What Not To Say In the ICU
Sometimes the most helpful advice is what not to do in a situation. For example, I’ve been reading through blogs about writing conferences, and apparently agents don’t like it when writers slide manuscripts to them beneath bathroom stalls. Who knew? Other tips I’ve read include what not to say during a pitch session, “God gave me this story” being at the top of the list.
With all these don’ts rolling around in my head, I thought it might be fun to dish out a few don’ts of my own in regards to patients and visitors in the hospital setting. (Because who doesn’t think fun when they hear the word hospital?) So without further ado…

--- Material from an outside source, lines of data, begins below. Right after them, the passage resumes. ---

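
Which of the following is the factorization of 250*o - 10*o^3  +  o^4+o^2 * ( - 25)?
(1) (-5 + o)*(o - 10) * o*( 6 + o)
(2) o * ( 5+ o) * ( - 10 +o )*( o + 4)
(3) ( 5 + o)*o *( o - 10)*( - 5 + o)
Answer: 3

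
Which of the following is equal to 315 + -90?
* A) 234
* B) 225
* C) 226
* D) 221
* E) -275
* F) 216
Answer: B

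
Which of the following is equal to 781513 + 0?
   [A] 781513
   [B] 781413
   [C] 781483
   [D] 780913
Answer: A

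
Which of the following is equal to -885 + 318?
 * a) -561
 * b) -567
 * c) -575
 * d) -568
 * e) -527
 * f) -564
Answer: b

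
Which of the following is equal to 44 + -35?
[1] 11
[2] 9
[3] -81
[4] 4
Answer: 2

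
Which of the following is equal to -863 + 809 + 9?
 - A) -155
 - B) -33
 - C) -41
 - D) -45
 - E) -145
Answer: D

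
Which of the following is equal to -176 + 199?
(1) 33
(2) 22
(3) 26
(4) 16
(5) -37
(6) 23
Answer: 6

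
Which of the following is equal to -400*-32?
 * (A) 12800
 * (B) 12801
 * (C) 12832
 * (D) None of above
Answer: A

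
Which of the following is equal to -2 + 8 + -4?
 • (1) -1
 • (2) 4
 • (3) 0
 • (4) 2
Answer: 4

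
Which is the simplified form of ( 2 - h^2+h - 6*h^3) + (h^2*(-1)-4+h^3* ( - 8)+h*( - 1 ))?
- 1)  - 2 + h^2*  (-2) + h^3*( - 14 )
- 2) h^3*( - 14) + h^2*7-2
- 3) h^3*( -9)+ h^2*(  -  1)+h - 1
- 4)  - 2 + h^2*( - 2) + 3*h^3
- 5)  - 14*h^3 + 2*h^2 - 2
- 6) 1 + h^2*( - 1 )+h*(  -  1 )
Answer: 1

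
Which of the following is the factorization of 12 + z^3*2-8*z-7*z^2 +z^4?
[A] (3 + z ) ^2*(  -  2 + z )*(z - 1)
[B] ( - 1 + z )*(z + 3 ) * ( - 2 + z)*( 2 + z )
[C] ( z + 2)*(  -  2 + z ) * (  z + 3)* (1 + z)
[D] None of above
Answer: B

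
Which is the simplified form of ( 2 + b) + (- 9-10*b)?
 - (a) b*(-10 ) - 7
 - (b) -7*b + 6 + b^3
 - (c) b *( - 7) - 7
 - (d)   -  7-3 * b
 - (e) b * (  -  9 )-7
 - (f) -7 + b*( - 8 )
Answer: e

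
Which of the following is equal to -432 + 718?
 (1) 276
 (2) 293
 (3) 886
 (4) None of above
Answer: 4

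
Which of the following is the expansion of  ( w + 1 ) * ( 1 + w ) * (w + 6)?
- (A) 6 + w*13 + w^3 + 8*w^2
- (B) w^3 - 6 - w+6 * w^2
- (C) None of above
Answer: A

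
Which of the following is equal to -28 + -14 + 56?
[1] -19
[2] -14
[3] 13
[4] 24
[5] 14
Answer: 5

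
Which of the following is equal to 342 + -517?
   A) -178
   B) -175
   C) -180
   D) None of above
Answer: B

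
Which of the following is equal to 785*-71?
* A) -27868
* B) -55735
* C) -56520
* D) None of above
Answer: B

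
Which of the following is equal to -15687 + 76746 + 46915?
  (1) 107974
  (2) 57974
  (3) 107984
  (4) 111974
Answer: 1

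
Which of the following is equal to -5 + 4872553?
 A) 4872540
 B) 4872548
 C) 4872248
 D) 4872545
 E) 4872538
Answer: B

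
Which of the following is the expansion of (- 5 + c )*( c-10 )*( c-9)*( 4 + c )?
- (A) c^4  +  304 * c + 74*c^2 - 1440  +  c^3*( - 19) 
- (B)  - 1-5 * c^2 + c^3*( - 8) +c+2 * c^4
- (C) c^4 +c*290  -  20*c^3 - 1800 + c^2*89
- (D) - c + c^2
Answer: C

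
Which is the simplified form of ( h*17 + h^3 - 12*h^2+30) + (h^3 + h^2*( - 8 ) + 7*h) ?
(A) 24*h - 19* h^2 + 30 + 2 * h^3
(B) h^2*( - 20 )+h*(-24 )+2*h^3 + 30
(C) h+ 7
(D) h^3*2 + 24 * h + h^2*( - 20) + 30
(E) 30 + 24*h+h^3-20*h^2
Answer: D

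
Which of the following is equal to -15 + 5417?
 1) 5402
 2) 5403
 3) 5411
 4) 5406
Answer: 1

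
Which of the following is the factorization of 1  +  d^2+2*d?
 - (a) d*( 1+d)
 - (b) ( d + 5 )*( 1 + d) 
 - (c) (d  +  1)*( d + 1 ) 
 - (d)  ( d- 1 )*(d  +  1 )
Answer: c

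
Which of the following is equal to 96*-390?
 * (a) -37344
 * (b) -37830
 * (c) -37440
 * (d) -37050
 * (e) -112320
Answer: c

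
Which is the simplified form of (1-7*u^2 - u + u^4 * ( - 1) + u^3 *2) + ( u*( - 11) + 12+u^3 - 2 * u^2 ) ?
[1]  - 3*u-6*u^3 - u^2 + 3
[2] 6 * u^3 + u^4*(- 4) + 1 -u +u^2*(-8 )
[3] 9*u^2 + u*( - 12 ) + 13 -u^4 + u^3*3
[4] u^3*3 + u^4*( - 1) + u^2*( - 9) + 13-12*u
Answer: 4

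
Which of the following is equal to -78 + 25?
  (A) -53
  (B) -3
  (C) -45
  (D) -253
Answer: A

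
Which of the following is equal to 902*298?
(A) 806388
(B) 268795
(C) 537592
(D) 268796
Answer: D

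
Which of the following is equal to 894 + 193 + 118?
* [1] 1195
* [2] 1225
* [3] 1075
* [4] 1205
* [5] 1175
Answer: 4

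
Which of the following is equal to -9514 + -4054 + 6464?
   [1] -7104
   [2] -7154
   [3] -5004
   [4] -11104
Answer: 1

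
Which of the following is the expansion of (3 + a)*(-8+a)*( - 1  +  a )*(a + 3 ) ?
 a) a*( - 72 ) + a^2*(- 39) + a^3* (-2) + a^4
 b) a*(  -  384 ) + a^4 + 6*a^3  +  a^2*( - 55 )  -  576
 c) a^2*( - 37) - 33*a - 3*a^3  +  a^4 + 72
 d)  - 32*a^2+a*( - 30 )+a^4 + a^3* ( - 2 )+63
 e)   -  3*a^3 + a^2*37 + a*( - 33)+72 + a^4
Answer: c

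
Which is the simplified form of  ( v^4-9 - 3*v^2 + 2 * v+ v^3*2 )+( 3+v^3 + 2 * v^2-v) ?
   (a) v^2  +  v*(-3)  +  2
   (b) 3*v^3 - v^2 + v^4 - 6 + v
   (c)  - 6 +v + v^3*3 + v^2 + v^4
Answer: b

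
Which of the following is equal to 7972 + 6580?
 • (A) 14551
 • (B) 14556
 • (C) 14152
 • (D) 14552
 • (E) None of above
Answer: D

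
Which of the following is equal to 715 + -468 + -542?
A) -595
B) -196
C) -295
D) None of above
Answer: C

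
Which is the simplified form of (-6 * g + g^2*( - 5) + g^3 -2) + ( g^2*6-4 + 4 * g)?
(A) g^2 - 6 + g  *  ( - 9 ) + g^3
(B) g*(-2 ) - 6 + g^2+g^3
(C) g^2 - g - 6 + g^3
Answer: B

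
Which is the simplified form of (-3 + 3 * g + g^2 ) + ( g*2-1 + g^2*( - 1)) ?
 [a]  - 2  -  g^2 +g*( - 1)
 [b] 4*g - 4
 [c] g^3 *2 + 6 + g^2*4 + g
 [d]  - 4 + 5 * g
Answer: d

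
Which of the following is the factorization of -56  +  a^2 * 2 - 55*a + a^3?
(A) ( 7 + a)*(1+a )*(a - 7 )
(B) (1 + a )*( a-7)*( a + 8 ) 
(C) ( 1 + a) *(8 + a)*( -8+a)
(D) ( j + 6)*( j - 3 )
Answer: B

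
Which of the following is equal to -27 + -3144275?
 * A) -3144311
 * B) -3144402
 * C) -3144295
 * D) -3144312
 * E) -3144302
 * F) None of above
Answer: E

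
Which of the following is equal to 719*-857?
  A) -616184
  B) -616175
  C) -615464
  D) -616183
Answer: D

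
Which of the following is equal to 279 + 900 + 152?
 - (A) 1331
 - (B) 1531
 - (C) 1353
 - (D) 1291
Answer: A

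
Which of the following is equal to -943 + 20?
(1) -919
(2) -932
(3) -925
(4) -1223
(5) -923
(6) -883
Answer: 5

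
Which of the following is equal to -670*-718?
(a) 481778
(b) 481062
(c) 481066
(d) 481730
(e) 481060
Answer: e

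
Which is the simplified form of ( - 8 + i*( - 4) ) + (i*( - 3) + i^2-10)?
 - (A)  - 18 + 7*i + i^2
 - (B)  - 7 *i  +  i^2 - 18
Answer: B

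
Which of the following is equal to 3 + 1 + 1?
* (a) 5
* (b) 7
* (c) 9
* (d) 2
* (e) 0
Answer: a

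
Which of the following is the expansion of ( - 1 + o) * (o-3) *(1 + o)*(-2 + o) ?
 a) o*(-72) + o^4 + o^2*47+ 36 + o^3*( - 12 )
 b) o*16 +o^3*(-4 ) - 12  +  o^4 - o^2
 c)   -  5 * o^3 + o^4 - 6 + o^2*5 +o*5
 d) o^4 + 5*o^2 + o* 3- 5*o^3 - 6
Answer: c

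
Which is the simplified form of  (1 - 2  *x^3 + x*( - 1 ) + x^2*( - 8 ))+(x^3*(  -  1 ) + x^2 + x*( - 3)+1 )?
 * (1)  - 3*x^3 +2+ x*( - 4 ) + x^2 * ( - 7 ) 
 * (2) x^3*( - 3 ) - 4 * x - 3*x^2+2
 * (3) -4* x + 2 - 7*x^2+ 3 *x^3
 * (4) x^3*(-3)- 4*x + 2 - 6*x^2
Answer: 1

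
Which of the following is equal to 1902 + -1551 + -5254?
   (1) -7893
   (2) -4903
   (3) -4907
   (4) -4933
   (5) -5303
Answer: 2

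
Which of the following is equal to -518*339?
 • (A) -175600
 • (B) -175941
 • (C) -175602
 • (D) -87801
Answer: C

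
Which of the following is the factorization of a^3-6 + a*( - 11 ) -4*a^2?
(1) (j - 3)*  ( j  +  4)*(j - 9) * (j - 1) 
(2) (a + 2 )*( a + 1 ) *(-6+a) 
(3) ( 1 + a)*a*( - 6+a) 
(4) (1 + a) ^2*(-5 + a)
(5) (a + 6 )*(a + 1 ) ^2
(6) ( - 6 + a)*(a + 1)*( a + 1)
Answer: 6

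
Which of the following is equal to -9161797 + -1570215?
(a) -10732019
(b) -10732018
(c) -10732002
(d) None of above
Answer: d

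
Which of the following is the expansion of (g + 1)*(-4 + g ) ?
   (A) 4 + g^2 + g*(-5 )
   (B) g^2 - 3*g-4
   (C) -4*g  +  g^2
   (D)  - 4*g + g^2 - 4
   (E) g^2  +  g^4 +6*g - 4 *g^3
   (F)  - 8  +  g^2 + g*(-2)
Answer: B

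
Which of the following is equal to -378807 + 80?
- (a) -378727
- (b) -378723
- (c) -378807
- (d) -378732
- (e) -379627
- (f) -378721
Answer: a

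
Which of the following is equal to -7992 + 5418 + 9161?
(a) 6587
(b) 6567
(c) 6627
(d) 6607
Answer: a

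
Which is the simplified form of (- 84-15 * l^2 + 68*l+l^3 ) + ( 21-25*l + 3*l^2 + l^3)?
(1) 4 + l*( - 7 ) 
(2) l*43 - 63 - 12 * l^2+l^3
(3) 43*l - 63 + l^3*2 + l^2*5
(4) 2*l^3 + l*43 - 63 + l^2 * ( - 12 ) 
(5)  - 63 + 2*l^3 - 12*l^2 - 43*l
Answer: 4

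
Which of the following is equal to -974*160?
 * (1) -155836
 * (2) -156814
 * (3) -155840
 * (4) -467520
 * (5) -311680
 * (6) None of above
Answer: 3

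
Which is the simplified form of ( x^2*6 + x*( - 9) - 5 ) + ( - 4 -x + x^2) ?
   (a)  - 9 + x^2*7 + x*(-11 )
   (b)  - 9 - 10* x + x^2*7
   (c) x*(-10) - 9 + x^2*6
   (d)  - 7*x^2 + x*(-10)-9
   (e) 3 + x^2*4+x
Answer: b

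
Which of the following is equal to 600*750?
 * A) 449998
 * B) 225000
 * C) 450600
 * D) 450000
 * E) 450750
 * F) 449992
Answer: D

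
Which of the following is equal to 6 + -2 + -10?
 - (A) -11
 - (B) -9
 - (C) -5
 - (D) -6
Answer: D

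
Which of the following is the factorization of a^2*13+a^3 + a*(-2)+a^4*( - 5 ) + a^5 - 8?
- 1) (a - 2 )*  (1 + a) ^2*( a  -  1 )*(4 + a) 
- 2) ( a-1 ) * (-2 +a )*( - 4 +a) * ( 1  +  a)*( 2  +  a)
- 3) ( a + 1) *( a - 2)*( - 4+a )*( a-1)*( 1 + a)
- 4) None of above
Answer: 3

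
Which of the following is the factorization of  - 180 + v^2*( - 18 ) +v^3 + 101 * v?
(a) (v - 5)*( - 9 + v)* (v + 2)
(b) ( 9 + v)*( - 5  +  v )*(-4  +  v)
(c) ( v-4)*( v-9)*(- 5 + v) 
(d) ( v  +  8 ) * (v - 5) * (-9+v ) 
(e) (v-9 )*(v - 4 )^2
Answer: c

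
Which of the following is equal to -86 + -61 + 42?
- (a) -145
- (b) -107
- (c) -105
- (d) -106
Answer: c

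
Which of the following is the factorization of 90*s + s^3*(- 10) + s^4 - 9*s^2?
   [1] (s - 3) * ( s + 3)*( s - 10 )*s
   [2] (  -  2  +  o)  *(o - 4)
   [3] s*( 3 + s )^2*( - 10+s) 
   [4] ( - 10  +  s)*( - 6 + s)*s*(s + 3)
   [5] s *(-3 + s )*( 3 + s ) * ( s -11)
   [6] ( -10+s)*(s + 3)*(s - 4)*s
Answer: 1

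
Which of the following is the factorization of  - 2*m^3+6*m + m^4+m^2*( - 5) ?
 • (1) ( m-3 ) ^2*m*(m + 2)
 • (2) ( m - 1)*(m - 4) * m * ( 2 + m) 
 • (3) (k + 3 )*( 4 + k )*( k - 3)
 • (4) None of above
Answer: 4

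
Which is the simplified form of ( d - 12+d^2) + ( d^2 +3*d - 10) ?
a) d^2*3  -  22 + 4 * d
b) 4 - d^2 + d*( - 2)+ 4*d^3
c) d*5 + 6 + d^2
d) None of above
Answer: d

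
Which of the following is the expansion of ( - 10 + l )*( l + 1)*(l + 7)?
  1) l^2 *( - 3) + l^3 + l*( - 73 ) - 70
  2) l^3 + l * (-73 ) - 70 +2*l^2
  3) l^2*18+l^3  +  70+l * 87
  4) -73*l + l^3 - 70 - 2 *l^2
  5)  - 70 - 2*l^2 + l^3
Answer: 4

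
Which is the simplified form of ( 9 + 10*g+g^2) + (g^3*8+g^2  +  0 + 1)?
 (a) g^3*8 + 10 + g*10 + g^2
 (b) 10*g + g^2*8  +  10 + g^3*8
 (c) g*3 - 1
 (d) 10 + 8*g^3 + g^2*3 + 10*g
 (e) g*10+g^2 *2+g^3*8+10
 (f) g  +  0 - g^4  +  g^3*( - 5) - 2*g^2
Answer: e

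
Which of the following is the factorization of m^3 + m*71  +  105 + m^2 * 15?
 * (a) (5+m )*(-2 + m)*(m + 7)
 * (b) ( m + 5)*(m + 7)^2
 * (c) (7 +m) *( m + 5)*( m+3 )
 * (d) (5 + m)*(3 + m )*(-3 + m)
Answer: c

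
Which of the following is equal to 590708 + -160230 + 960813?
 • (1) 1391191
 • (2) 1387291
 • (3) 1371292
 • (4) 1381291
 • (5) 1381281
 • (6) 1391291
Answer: 6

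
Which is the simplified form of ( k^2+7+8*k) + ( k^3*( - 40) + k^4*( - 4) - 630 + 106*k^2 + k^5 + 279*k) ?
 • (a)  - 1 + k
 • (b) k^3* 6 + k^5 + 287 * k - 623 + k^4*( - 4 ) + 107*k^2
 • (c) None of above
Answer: c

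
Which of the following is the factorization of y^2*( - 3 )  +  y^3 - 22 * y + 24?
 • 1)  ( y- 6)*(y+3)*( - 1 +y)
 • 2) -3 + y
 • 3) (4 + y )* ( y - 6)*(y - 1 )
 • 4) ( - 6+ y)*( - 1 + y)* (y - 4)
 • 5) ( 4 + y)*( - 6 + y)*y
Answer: 3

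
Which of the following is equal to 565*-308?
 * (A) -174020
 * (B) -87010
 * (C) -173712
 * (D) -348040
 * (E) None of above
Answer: A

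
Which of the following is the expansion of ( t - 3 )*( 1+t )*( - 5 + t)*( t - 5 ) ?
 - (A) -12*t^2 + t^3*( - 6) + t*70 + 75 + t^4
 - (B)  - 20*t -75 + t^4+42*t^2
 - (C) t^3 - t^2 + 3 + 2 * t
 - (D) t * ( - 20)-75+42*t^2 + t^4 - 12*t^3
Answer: D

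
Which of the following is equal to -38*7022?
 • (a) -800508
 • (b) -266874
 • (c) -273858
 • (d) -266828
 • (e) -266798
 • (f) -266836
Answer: f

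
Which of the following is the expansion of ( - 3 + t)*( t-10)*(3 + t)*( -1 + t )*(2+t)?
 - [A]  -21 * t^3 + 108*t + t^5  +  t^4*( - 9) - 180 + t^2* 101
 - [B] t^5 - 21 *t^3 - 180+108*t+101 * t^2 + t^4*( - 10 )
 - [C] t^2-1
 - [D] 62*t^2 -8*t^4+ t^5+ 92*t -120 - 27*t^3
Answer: A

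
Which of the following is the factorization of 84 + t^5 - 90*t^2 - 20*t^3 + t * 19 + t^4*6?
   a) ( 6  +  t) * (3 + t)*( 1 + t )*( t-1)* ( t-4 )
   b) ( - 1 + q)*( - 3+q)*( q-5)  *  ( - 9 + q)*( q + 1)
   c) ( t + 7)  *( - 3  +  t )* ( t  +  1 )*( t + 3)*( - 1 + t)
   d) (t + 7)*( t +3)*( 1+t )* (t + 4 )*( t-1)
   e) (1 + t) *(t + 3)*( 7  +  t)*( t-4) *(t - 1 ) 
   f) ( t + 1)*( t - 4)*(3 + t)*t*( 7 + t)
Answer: e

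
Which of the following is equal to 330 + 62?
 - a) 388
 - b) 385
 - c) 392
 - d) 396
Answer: c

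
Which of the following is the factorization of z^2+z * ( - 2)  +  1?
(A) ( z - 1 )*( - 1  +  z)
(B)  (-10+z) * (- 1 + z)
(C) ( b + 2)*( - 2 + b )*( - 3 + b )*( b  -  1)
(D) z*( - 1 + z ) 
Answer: A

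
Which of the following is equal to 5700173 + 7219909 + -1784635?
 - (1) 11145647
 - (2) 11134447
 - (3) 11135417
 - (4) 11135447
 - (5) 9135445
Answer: 4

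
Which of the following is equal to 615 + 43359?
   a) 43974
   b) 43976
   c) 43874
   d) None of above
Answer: a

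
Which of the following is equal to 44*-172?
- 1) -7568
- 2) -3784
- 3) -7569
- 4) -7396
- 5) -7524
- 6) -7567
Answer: 1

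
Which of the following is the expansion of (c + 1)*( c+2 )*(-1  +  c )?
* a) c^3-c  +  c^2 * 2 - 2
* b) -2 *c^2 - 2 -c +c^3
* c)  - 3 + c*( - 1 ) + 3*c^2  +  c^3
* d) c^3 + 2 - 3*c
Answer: a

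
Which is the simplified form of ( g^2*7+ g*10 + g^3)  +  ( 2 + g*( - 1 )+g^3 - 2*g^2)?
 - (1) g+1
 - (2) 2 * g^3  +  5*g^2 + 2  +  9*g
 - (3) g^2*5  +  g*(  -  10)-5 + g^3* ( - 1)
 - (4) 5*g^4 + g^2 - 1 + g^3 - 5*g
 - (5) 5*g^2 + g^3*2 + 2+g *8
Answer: 2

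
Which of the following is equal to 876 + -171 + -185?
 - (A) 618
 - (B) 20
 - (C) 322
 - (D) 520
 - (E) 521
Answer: D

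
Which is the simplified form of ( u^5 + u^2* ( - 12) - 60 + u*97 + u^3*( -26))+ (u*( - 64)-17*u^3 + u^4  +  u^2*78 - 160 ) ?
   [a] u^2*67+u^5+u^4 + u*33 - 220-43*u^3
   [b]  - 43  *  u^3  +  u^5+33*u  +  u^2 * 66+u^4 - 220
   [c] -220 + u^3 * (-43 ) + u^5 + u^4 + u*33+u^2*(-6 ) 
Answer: b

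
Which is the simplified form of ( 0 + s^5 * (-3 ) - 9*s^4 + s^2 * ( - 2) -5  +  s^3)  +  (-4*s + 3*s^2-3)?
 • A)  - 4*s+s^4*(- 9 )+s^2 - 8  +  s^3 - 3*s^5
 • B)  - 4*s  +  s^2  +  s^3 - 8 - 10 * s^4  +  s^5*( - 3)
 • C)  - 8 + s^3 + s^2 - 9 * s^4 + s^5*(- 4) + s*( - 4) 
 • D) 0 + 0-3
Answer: A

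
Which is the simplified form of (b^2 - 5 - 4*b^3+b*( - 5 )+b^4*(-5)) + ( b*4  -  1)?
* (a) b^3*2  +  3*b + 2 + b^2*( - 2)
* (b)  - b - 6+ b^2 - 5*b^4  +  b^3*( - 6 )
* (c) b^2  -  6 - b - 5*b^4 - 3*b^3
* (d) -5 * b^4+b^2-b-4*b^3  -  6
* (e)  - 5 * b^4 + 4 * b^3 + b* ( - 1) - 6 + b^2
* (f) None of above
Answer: d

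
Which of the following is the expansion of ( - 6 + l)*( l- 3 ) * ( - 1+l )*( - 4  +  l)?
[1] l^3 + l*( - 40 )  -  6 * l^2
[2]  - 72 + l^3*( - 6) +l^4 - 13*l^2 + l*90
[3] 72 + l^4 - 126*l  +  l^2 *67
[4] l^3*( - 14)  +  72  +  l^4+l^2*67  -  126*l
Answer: 4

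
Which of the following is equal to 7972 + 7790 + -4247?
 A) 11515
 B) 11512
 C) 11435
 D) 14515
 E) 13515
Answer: A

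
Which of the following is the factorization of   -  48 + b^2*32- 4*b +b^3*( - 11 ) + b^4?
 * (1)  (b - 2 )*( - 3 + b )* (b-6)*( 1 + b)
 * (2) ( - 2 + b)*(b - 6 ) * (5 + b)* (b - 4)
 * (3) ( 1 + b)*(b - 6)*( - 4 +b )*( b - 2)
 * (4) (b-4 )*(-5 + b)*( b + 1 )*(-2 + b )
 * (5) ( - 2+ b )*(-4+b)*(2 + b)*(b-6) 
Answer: 3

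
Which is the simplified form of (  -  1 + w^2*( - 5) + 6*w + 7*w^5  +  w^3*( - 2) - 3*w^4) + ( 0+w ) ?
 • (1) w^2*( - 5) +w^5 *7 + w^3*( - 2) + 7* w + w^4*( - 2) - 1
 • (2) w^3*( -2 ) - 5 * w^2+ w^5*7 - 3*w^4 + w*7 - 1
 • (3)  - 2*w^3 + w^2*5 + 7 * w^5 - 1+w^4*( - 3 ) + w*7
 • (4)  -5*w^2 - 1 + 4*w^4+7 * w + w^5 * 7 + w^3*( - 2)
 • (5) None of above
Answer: 2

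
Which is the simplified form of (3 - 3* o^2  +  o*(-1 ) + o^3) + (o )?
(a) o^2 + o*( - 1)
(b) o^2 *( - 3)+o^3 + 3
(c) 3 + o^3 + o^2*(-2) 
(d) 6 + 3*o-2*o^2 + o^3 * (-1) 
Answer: b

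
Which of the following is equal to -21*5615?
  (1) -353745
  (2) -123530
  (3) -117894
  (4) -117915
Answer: 4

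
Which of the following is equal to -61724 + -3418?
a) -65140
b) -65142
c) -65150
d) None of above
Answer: b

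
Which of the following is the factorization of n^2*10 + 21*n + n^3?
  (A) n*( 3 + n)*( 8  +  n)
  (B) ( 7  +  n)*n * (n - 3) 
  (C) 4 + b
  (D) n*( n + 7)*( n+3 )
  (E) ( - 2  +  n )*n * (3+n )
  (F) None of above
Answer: D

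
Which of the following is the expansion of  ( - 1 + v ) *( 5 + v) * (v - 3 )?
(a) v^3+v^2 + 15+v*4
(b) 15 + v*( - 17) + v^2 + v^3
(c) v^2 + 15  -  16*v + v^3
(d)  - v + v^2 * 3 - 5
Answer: b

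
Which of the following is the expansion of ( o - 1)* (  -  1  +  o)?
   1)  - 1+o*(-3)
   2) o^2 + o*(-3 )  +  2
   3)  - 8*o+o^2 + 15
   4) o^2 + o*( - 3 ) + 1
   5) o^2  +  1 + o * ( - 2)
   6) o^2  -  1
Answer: 5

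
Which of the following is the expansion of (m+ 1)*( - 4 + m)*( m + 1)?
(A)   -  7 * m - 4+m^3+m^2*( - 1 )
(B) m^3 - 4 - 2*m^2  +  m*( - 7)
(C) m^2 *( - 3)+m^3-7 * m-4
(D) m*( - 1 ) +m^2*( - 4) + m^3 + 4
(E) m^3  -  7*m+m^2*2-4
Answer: B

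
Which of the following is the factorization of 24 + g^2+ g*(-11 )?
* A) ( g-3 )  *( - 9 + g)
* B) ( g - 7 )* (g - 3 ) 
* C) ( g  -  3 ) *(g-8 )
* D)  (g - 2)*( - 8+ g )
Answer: C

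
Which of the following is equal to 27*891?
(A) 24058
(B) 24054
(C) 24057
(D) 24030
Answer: C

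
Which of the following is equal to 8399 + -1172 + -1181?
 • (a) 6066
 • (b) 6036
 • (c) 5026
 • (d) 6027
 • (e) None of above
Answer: e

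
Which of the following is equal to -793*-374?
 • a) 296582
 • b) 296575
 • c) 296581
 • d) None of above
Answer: a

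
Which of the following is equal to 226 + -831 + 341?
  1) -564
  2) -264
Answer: 2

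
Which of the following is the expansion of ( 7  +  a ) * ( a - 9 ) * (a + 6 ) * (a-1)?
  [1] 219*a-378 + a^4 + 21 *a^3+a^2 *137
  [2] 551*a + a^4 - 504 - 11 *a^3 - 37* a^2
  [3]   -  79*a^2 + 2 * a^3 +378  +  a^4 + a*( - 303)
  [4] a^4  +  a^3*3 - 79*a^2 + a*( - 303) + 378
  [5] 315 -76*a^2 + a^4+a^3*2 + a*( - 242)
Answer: 4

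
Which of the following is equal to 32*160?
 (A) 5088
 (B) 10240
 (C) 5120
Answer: C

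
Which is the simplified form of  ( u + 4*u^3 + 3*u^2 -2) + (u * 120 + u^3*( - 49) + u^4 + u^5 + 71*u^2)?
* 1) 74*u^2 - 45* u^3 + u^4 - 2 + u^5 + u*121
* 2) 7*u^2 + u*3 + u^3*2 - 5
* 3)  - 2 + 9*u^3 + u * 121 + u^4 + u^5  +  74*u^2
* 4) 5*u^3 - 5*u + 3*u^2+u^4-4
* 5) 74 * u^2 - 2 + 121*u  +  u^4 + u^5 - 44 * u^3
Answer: 1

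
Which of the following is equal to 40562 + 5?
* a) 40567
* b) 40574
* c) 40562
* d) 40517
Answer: a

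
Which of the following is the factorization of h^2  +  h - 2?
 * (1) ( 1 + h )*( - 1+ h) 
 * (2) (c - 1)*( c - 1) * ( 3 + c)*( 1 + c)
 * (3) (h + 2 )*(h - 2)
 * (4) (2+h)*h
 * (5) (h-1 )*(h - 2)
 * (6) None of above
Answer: 6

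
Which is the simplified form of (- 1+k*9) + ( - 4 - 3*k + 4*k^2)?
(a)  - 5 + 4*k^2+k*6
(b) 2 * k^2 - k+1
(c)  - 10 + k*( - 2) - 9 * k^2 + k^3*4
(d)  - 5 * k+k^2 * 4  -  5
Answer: a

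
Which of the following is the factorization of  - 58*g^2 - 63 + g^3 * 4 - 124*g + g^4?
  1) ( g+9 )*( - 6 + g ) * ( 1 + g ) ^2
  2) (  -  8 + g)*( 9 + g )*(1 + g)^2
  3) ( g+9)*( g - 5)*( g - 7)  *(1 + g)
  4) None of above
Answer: 4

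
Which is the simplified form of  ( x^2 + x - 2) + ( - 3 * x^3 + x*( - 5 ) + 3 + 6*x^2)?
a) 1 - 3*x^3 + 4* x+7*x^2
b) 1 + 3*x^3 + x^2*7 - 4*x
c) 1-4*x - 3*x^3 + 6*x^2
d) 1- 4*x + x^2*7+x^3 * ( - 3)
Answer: d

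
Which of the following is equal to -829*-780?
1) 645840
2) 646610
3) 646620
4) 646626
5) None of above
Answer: 3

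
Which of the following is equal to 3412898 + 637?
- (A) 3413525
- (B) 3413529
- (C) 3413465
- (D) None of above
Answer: D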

3 Things You Shouldn’t Say In The ICU (Unless You Want To Get Strangled With A Stethoscope):
1. “My dad wants to go back to bed.”
On the surface this may seem like a harmless statement. And most of the time, it probably is. BUT if you’ve been hounding the nurse since the moment she started her shift to get your dad out of bed AND your dad has three chest tubes, a foley catheter, a nasogastric tube, a central line, an arterial line, and meets The Princess Bride criteria for “mostly dead” AND your nurse had to recruit every able-bodied nurse within a five mile radius to assist in getting your dad out of bed without dislodging any of the aforementioned tubes as well as her own vertebrae AND your dad has been sitting in the chair for less time than it took to get him up to the chair…then no. You do not want to walk out to the nurses’ station and make this statement. Not if you value your life.
2. “What about the scrotum?”
Now obviously any sane nurse would prefer to go the rest of their life without hearing this question. But any sane nurse also knows there may be situations, unfortunately, where this question is warranted inside a health care setting. And that is perfectly fine. What is not fine, however, is when you stand on one end of the nurses’ station and shout to a nurse who is standing on the complete opposite end of the station, “Whadda-bout-the SCROTUM?!” in an aggressive sing-song voice while you toss your hands in the air like a lunatic. That is not okay. Don’t do that. Ever.
3. “I’ll do it for you, Doc.”
This might be the one statement that will make any nurse’s blood pressure rise beyond stroke levels—especially when that nurse knows every freckle on your rear end because she and that rear end became much too well acquainted during the previous weeks when you were busy trying to die. If you are now on the road to recovery and that nurse asks you to get your freckled rear end out of bed and into a chair, don’t you dare refuse, then turn around and say, “I’ll do it for you, Doc.” (I have a theory this scenario happened to Nurse Ratched early on in her career.)
If you’ve been granted a new lease on life, do whatever it takes to get better. Not for the nurse. Not for the doctor. Get better for yourself. Life is too precious a gift to waste lying in bed. Get up.
And don’t even think about asking to go back to bed twenty minutes later.